I have to respect the writer/director(s) for just that: having respect for the audience. In a day and age where filmmakers feel they need to spoon-feed every thread of story information to the iPhone-obsessed ADD public, here’s a film which introduces several characters, apparently not connected in any way, right at the outset of the story, and leaves it to the viewer to remember who each character is without constantly repeating information and retreading tired plot points. I wish this method of telling a story as though telling it to someone older than five wasn’t such a lost art form in films these days.
The performances are solid through and through. The actors avoid playing characters who are expecting a clean-cut happy ending. The film even features appearances from Marisa Tomei and Kevin Bacon, the latter of whom plays David Lindhagen, the many-times-named accountant who steals Emily from Cal, and he does a good job of playing the character as a real person and not a generic sleazeball whose only mission is to spite the protagonist (the Spiteful Sleaze, as seen in so many easy plot formulas for this type of film).
The character growth is genuine, albeit achieved through preposterous circumstances which could only occur in film. Conversations are interrupted at near-miraculous times, but they’re always finished later. In addition, the film’s single plot twist is well-executed and unexpected (yet inevitable when you think about it in retrospect, which to me is the best kind of twist, if we need one at all). The filmmakers shoot for an uplifting ending (because it’s a date movie) and achieve much more, because their respect for their audience never wanes. Not everyone gets the girl (or guy), there’s no moral lesson, and the dynamics of a somewhat dysfunctional family are left fully intact even when optimism wins out.
Go figure.

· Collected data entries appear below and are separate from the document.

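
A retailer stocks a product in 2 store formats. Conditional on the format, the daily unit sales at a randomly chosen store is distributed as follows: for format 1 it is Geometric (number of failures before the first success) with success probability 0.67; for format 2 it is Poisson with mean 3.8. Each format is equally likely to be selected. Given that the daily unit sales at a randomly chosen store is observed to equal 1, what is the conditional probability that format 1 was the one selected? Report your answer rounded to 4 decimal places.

Likelihoods P(X=1 | ·): 1: 0.2211; 2: 0.0850089.
Posterior ∝ prior × likelihood. Numerator for 1: 0.5·0.2211 = 0.11055.
Normalizing constant: 0.5·0.2211 + 0.5·0.0850089 = 0.153054.
P(1 | observation) = 0.11055 / 0.153054 = 0.722292.

0.7223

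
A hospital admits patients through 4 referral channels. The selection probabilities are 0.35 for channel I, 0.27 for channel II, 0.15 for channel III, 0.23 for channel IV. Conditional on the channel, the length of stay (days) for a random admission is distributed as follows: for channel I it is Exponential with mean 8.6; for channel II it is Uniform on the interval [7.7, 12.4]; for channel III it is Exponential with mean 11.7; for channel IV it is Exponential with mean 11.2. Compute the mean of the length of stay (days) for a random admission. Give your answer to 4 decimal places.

Component means — I: 8.6; II: 10.05; III: 11.7; IV: 11.2.
E[X] = 0.35·8.6 + 0.27·10.05 + 0.15·11.7 + 0.23·11.2 = 10.0545.

10.0545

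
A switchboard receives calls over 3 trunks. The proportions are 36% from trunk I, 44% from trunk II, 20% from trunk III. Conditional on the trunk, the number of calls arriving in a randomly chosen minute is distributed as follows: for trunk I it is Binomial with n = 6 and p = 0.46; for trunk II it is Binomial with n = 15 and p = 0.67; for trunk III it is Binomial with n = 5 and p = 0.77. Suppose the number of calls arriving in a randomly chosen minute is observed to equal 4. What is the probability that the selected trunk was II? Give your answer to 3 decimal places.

Likelihoods P(X=4 | ·): I: 0.195844; II: 0.00139023; III: 0.40426.
Posterior ∝ prior × likelihood. Numerator for II: 0.44·0.00139023 = 0.000611699.
Normalizing constant: 0.36·0.195844 + 0.44·0.00139023 + 0.2·0.40426 = 0.151968.
P(II | observation) = 0.000611699 / 0.151968 = 0.0040252.

0.004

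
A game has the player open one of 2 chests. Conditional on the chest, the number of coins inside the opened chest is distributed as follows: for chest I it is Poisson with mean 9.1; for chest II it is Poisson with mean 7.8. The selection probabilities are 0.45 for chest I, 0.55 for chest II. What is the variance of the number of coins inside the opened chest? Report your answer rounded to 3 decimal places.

Per component, I: μ=9.1, E[X²]=91.91; II: μ=7.8, E[X²]=68.64.
E[X] = 0.45·9.1 + 0.55·7.8 = 8.385.
E[X²] = 0.45·91.91 + 0.55·68.64 = 79.1115.
Var(X) = E[X²] − (E[X])² = 79.1115 − 70.3082 = 8.80327.

8.803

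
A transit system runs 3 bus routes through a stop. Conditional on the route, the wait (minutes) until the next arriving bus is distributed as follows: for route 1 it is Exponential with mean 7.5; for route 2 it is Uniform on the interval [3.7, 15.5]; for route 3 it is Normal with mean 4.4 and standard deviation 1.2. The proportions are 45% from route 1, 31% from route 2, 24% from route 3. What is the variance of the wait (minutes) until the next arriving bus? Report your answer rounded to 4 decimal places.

32.9200

Per component, 1: μ=7.5, E[X²]=112.5; 2: μ=9.6, E[X²]=103.763; 3: μ=4.4, E[X²]=20.8.
E[X] = 0.45·7.5 + 0.31·9.6 + 0.24·4.4 = 7.407.
E[X²] = 0.45·112.5 + 0.31·103.763 + 0.24·20.8 = 87.7836.
Var(X) = E[X²] − (E[X])² = 87.7836 − 54.8636 = 32.92.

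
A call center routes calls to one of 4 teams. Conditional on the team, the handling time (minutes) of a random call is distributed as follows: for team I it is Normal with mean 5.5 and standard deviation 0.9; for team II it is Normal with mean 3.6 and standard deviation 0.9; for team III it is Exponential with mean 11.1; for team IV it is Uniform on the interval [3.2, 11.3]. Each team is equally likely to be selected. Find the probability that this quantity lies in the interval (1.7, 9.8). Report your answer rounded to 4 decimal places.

Conditional on each team, P(1.7 < X < 9.8): I: 0.999987; II: 0.982619; III: 0.444409; IV: 0.814815.
By total probability, P(1.7 < X < 9.8) = 0.25·0.999987 + 0.25·0.982619 + 0.25·0.444409 + 0.25·0.814815 = 0.810457.

0.8105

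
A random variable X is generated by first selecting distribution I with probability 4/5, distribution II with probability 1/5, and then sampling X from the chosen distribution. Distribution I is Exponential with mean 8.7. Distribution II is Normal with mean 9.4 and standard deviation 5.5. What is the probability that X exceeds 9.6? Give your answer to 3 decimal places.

0.362

Conditional on each component, P(X > 9.6): I: 0.331725; II: 0.485496.
By total probability, P(X > 9.6) = 0.8·0.331725 + 0.2·0.485496 = 0.362479.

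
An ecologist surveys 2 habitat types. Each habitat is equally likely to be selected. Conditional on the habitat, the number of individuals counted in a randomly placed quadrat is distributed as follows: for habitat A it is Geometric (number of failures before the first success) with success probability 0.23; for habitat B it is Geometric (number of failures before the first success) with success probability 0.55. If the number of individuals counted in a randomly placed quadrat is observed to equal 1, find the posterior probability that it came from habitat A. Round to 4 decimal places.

Likelihoods P(X=1 | ·): A: 0.1771; B: 0.2475.
Posterior ∝ prior × likelihood. Numerator for A: 0.5·0.1771 = 0.08855.
Normalizing constant: 0.5·0.1771 + 0.5·0.2475 = 0.2123.
P(A | observation) = 0.08855 / 0.2123 = 0.417098.

0.4171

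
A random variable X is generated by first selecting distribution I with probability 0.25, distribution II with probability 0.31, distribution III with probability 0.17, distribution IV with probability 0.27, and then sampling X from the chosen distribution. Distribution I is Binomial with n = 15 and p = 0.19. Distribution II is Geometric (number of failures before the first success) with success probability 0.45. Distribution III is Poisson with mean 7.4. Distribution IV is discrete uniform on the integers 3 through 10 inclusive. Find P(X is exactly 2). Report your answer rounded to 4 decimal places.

Conditional on each component, P(X = 2): I: 0.244907; II: 0.136125; III: 0.0167361; IV: 0.
By total probability, P(X = 2) = 0.25·0.244907 + 0.31·0.136125 + 0.17·0.0167361 + 0.27·0 = 0.106271.

0.1063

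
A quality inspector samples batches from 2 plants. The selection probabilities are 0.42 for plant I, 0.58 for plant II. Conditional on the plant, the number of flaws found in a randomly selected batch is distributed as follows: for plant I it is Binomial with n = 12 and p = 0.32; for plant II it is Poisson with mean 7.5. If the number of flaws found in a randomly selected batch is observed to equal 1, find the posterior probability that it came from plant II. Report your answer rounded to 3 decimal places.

Likelihoods P(X=1 | ·): I: 0.0551988; II: 0.00414813.
Posterior ∝ prior × likelihood. Numerator for II: 0.58·0.00414813 = 0.00240592.
Normalizing constant: 0.42·0.0551988 + 0.58·0.00414813 = 0.0255894.
P(II | observation) = 0.00240592 / 0.0255894 = 0.0940201.

0.094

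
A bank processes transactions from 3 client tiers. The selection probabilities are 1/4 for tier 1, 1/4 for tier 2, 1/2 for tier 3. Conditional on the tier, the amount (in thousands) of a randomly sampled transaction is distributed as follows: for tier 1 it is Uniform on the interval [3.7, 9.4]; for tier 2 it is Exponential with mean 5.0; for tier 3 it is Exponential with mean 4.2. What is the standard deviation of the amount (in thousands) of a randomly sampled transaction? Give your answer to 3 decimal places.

4.083

Per component, 1: μ=6.55, E[X²]=45.61; 2: μ=5, E[X²]=50; 3: μ=4.2, E[X²]=35.28.
E[X] = 0.25·6.55 + 0.25·5 + 0.5·4.2 = 4.9875.
E[X²] = 0.25·45.61 + 0.25·50 + 0.5·35.28 = 41.5425.
Var(X) = E[X²] − (E[X])² = 41.5425 − 24.8752 = 16.6673.
SD(X) = √16.6673 = 4.08257.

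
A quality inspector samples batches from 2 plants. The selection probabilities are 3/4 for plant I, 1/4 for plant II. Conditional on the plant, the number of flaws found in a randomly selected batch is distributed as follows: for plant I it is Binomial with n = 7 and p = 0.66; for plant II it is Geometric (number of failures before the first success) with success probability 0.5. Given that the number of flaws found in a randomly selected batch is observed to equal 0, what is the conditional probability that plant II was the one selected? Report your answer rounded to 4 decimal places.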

A RomCom which achieves both parts of its name, as well as being an engaging family drama. Characters are made to say difficult things to the people they care about, the title is never blurted out, and there’s barely an ounce of the crude humor that seems so par-for-the-course with any type of comedy nowadays.
There’s also a great big editing error featuring Emma Stone’s legs. Happy hunting.